Yesterday, I wrote about how the surgical procedure total mesorectal excision reduces the chances of local rectal cancer recurrence to considerably less than 10%.
That was yesterday. Today, I discovered that the Archives of Surgical Oncology has recently suggested that carcinoembryonic antigen (CEA) levels following surgery are associated with local recurrence and survival for Stage III rectal cancer patients (me). According to the article, a large portion (presumably more than 10%) of Stage III rectal cancer patients experience a recurrence. Levels of the protein CEA may help oncologists determine who is likely to develop recurrence or who is likely to have a poor prognosis.
631 patients studied in South Korea had CEA levels taken 7 days before and 7 days after. If their levels were high prior to surgery and continued to rise after surgery, then their chances for survival were greatly diminished.

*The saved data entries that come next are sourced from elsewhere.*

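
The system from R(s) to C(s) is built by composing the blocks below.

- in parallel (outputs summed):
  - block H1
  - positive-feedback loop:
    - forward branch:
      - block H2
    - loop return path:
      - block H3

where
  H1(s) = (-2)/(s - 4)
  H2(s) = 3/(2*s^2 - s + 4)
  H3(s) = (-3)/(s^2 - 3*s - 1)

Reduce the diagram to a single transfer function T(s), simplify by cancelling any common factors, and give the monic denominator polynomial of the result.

The answer is s^5 - 15*s^4/2 + 33*s^3/2 - 31*s^2/2 + 49*s/2 - 10.

Reasoning:
Step 1: feedback reduction of H2, H3 gives (3*s^2 - 9*s - 3)/(2*s^4 - 7*s^3 + 5*s^2 - 11*s + 5)
Step 2: parallel reduction of H1, [H2/(1-H2*H3)] gives (-4*s^4 + 17*s^3 - 31*s^2 + 55*s + 2)/(2*s^5 - 15*s^4 + 33*s^3 - 31*s^2 + 49*s - 20)
That last expression is T(s), already simplified. Scaling its denominator by 1/2 (the reciprocal of the leading coefficient) yields the monic denominator.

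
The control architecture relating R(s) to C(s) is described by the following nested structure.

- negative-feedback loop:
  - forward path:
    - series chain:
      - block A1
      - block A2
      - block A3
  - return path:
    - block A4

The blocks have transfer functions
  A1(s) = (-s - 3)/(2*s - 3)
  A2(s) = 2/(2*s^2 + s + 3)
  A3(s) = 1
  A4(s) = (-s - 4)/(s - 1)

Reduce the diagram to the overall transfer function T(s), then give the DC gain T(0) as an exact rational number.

Step 1. series reduction of A1, A2, A3: (-2*s - 6)/(4*s^3 - 4*s^2 + 3*s - 9)
Step 2. apply the feedback formula to (A1*A2*A3), A4: (-2*s^2 - 4*s + 6)/(4*s^4 - 8*s^3 + 9*s^2 + 2*s + 33)
The step-2 result is T(s). Setting s = 0: T(0) = 6/33 = 2/11.

Answer: 2/11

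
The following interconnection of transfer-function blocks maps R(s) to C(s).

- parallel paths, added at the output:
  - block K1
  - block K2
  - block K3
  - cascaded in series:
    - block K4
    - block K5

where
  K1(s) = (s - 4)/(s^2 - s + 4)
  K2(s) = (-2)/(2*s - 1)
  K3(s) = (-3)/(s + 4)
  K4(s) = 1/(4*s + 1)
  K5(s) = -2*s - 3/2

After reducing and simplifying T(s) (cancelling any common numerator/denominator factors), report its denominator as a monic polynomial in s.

[1] combine K4, K5 in series -> (-4*s - 3)/(8*s + 2)
[2] reduce the parallel group K1, K2, K3, (K4*K5) -> (-8*s^5 - 74*s^4 + s^3 - 587*s^2 - 182*s + 40)/(16*s^5 + 44*s^4 - 14*s^3 + 250*s^2 - 64*s - 32)
No further cancellation is possible in the step-2 result, so that is T(s). Its denominator becomes monic after dividing by the leading coefficient 16.

Hence the answer: s^5 + 11*s^4/4 - 7*s^3/8 + 125*s^2/8 - 4*s - 2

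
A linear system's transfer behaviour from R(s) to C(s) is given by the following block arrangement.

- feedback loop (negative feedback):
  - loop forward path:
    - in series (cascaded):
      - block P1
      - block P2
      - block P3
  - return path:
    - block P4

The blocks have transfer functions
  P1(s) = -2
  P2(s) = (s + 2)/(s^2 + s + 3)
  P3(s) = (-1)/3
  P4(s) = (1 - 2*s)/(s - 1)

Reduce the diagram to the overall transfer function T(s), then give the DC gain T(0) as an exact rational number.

First reduce the diagram to T(s).

Step 1 - cascade P1, P2, P3 = (2*s + 4)/(3*s^2 + 3*s + 9)
Step 2 - apply the feedback formula to (P1*P2*P3), P4 = (2*s^2 + 2*s - 4)/(3*s^3 - 4*s^2 - 5)
DC gain: substitute s = 0 into T(s) from step 2: T(0) = -4/(-5) = 4/5.

Answer: 4/5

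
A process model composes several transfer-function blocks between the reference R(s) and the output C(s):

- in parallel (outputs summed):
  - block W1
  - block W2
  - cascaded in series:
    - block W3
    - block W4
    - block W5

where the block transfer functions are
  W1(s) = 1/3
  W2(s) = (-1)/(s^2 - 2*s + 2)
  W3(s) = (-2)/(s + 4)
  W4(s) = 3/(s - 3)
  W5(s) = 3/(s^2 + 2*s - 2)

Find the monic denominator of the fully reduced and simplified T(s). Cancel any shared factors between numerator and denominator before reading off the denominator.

The answer is s^6 + s^5 - 16*s^4 + 4*s^3 + 52*s^2 - 100*s + 48.

Reasoning:
[1] multiply W3, W4, W5 (series) -> (-18)/(s^4 + 3*s^3 - 12*s^2 - 26*s + 24)
[2] add W1, W2, (W3*W4*W5) (parallel) -> (s^6 + s^5 - 19*s^4 - 5*s^3 + 34*s^2 + 86*s - 132)/(3*s^6 + 3*s^5 - 48*s^4 + 12*s^3 + 156*s^2 - 300*s + 144)
The result of step 2 is T(s) in lowest terms. Its denominator has leading coefficient 3; dividing the denominator through by 3 makes it monic.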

I don't happen to know anything about my CEA levels prior to or following surgery. I don't even know whether CEA is being monitored during my chemotherapy treatments. But I have called my supportive care coordinator and should find out within a couple of days what the situation is.

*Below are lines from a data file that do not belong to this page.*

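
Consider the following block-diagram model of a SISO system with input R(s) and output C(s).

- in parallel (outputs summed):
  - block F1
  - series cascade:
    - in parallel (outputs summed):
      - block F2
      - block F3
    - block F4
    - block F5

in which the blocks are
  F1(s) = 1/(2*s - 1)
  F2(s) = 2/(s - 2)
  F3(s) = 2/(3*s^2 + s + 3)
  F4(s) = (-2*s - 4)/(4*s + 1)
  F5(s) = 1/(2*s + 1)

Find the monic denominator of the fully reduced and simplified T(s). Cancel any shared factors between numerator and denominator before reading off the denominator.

[1] sum the parallel branches F2, F3: (6*s^2 + 4*s + 2)/(3*s^3 - 5*s^2 + s - 6)
[2] series reduction of (F2+F3), F4, F5: (-12*s^3 - 32*s^2 - 20*s - 8)/(24*s^5 - 22*s^4 - 19*s^3 - 47*s^2 - 35*s - 6)
[3] add F1, ((F2+F3)*F4*F5) (parallel): (24*s^5 - 46*s^4 - 71*s^3 - 55*s^2 - 31*s + 2)/(48*s^6 - 68*s^5 - 16*s^4 - 75*s^3 - 23*s^2 + 23*s + 6)
T(s) is the step-3 result (common factors already cancelled). Leading coefficient of the denominator: 48. Divide through by 48 for the monic polynomial.

Therefore the answer is s^6 - 17*s^5/12 - s^4/3 - 25*s^3/16 - 23*s^2/48 + 23*s/48 + 1/8.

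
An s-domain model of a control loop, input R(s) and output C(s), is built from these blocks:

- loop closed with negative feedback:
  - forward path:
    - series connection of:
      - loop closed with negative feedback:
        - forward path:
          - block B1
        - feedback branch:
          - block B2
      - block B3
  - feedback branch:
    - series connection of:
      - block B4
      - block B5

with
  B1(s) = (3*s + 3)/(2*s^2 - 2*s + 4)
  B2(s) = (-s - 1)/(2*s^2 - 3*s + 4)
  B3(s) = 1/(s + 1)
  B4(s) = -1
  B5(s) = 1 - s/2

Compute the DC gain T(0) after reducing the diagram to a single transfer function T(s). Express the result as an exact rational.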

In the meantime, I feel somewhat confused about the obvious discrepency about survival statistics for Stage III rectal cancer patients between what is said about total mesorectal excision (TME) and what is being reported about CEA levels. Perhaps there is no contradiction. After all, one could easily have a TME and low levels of CEA.
One way or the other, these are the kinds of questions and concerns that will preoccupy me during the recovery transition period following my last chemotherapy treatment.